Dalam kondisi abu vulkanik sangat tebal, menyalakan AC tanpa memperhatikan kondisi filter bisa membuat sistem pendingin kabin bekerja lebih berat. Ada beberapa alasan mengapa AC sebaiknya tidak langsung dinyalakan ketika kendaraan berada di tengah paparan abu.
1. Filter kabin bekerja lebih keras

ilustrasi AC mobil (pexels.com/Ammy K) Sistem AC mobil memiliki filter kabin yang bertugas menyaring debu dan berbagai partikel dari udara sebelum masuk ke ruang penumpang. Ketika udara di sekitar kendaraan dipenuhi abu vulkanik, jumlah partikel yang harus disaring meningkat secara signifikan.
Jika AC digunakan dalam kondisi tersebut, filter kabin dapat lebih cepat dipenuhi debu. Ketika filter sudah terlalu kotor, aliran udara bisa berkurang sehingga hembusan AC terasa lebih lemah. Dalam jangka tertentu, kondisi ini juga dapat membuat sistem sirkulasi udara bekerja lebih berat.
2. Abu bisa masuk ke saluran udara

ilustrasi AC mobil (pexels.com/Pixabay) Abu vulkanik memiliki ukuran partikel yang sangat kecil sehingga dapat menyebar dan masuk melalui berbagai celah pada kendaraan. Sistem pemasukan udara untuk AC menjadi salah satu jalur yang perlu diperhatikan, terutama ketika kendaraan berada di lingkungan dengan konsentrasi abu yang tinggi.
Jika filter kabin tidak mampu menahan seluruh partikel, sebagian abu berpotensi masuk lebih jauh ke saluran udara. Debu yang menumpuk kemudian dapat mengotori bagian dalam sistem AC dan berpotensi kembali berembus ke kabin ketika AC digunakan. Kondisi tersebut tentu membuat udara di dalam mobil menjadi kurang nyaman.
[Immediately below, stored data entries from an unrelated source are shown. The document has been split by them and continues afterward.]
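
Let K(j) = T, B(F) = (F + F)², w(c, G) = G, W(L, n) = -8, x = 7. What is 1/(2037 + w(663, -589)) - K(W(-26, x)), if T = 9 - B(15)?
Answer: 1290169/1448 ≈ 891.00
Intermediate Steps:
B(F) = 4*F² (B(F) = (2*F)² = 4*F²)
T = -891 (T = 9 - 4*15² = 9 - 4*225 = 9 - 1*900 = 9 - 900 = -891)
K(j) = -891
1/(2037 + w(663, -589)) - K(W(-26, x)) = 1/(2037 - 589) - 1*(-891) = 1/1448 + 891 = 1290169/1448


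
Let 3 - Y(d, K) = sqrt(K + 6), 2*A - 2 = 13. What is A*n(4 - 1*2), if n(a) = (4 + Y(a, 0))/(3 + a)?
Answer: 21/2 - 3*sqrt(6)/2 ≈ 6.8258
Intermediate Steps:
A = 15/2 (A = 1 + (1/2)*13 = 1 + 13/2 = 15/2 ≈ 7.5000)
Y(d, K) = 3 - sqrt(6 + K) (Y(d, K) = 3 - sqrt(K + 6) = 3 - sqrt(6 + K))
n(a) = (7 - sqrt(6))/(3 + a) (n(a) = (4 + (3 - sqrt(6 + 0)))/(3 + a) = (4 + (3 - sqrt(6)))/(3 + a) = (7 - sqrt(6))/(3 + a))
A*n(4 - 1*2) = 15*((7 - sqrt(6))/(3 + (4 - 1*2)))/2 = 15*((7 - sqrt(6))/(3 + (4 - 2)))/2 = 15*((7 - sqrt(6))/(3 + 2))/2 = 15*((7 - sqrt(6))/5)/2 = 15*(7/5 - sqrt(6)/5)/2 = 21/2 - 3*sqrt(6)/2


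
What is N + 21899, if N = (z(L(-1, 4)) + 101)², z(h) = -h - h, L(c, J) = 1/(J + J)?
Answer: 512793/16 ≈ 32050.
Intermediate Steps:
L(c, J) = 1/(2*J)
z(h) = -2*h
N = 162409/16 (N = (-1/4 + 101)² = (-2*⅛ + 101)² = (-¼ + 101)² = (403/4)² = 162409/16 ≈ 10151.)
N + 21899 = 162409/16 + 21899 = 512793/16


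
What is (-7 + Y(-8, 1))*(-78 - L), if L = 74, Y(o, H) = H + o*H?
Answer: 2128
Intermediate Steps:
Y(o, H) = H + H*o
(-7 + Y(-8, 1))*(-78 - L) = (-7 + 1*(1 - 8))*(-78 - 1*74) = (-7 + 1*(-7))*(-78 - 74) = (-7 - 7)*(-152) = -14*(-152) = 2128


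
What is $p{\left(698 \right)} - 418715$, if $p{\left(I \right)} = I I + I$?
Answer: $69187$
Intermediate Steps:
$p{\left(I \right)} = I + I^{2}$ ($p{\left(I \right)} = I^{2} + I = I + I^{2}$)
$p{\left(698 \right)} - 418715 = 698 \left(1 + 698\right) - 418715 = 698 \cdot 699 - 418715 = 487902 - 418715 = 69187$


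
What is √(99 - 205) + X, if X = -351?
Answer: -351 + I*√106 ≈ -351.0 + 10.296*I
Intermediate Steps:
√(99 - 205) + X = √(99 - 205) - 351 = √(-106) - 351 = I*√106 - 351 = -351 + I*√106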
3. Gunakan mode sirkulasi dalam saat diperlukan

Ilustrasi mengatur suhu AC mobil (pexels.com/Erik Mclean) Ketika harus berkendara di wilayah yang masih dipenuhi abu, mode sirkulasi udara dalam atau recirculation dapat membantu mengurangi masuknya udara dari luar. Pada mode ini, sistem AC menggunakan kembali udara yang sudah berada di dalam kabin sehingga paparan udara luar dapat dikurangi.
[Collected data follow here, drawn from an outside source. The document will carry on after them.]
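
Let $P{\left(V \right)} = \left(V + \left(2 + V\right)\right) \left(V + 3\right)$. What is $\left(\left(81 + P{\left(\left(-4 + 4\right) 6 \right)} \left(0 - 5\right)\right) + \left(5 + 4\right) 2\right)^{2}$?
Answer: $4761$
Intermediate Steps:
$P{\left(V \right)} = \left(2 + 2 V\right) \left(3 + V\right)$
$\left(\left(81 + P{\left(\left(-4 + 4\right) 6 \right)} \left(0 - 5\right)\right) + \left(5 + 4\right) 2\right)^{2} = \left(\left(81 + \left(6 + 2 \left(\left(-4 + 4\right) 6\right)^{2} + 8 \left(-4 + 4\right) 6\right) \left(0 - 5\right)\right) + \left(5 + 4\right) 2\right)^{2} = \left(\left(81 + \left(6 + 2 \left(0 \cdot 6\right)^{2} + 8 \cdot 0 \cdot 6\right) \left(-5\right)\right) + 9 \cdot 2\right)^{2} = \left(\left(81 + \left(6 + 2 \cdot 0^{2} + 8 \cdot 0\right) \left(-5\right)\right) + 18\right)^{2} = \left(\left(81 + \left(6 + 2 \cdot 0 + 0\right) \left(-5\right)\right) + 18\right)^{2} = \left(\left(81 + \left(6 + 0 + 0\right) \left(-5\right)\right) + 18\right)^{2} = \left(\left(81 + 6 \left(-5\right)\right) + 18\right)^{2} = \left(\left(81 - 30\right) + 18\right)^{2} = \left(51 + 18\right)^{2} = 69^{2} = 4761$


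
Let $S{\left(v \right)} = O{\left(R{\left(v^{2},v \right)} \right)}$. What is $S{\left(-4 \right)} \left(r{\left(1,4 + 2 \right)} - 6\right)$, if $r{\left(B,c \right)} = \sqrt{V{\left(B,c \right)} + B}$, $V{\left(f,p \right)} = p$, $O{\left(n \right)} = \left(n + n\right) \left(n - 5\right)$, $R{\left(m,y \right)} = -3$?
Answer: $-288 + 48 \sqrt{7} \approx -161.0$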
Namun, mode tersebut bukan berarti membuat mobil sepenuhnya terlindung dari abu vulkanik. Jika kondisi abu sangat tebal, pilihan paling aman adalah menghindari perjalanan apabila tidak diperlukan. Setelah kendaraan melewati wilayah terdampak, filter kabin dan area pemasukan udara sebaiknya diperiksa. Jika filter sudah kotor atau penuh abu, penggantian dapat menjadi langkah yang lebih tepat agar sistem AC kembali bekerja secara optimal.